Celui que l'on a appelé méchamment “ un Rachmaninov sans les mélodies ” démontre qu'il vaut beaucoup mieux que sa réputation. Prokina n'y est pas pour rien et on mesure d'entrée ses qualités vocales et son assurance au choix d'une pièce si périlleuse à mettre en place, surtout pour ouvrir un récital.
Le cycle de Prokofiev sur les poèmes d'Anna Akhmatova date de 1916. Il a été illustré par le passé par Galina Vichnievskaïa. Elena Prokina se montre une parfaite héritière de la grande soprano par son contrôle vocal et la vision dépouillée des textes de la grande poétesse russe.
Le sommet de ce récital fut, sans aucun doute, les Satires de Sasha Tchorny mises en musique par Dimitri Chostakovitch. D'abord symphoniste, Chostakovitch n'a que peu écrit pour la voix. Mais en 1960, il compose ce cycle de mélodies radicales par leur contenu, pour son amie Galina Vichnievskaïa.
La censure soviétique aveugle laissa passer cette oeuvre après l'addition du sous-titre : Images du passé, suggéré par la soprano. Quarante ans plus tard, le cycle n'a rien perdu de sa fraîcheur et de son audace. Chostakovitch a écrit spécifiquement ces mélodies pour le grand soprano dramatique qu'est Vichnievskaïa mais aussi ses qualités de comédienne.

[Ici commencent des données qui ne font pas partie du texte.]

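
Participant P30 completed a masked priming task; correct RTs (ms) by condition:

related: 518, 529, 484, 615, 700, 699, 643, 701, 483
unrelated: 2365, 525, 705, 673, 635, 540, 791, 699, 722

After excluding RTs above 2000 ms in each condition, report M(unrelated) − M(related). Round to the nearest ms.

unrelated: exclude 2365
M(related) = 5372/9 = 596.889
M(unrelated) = 5290/8 = 661.250
Difference = 661.250 − 596.889 = 64.361 ms

64 ms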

Décidément à la hauteur de son aînée, Prokina maîtrise les exigences vocales de Chostakovitch du parlando au cri avec aisance. Elle vit chaque personnage en tragédienne. Elle est ce poète effrayé par la passion et ce logeur soudain pris par le démon de midi. Les Descendants furent trissés par le public moscovite lors de la création en 1961.
On comprend l'enthousiasme de ces Soviétiques en entendant une description si juste de leurs conditions de vie. L'allusion au garde-manger vide de toutes victuailles reste malheureusement d'actualité pour les Russes contemporains. Ce peuple n'en est que plus grand à nourrir des interprètes de la classe d'Elena Prokina.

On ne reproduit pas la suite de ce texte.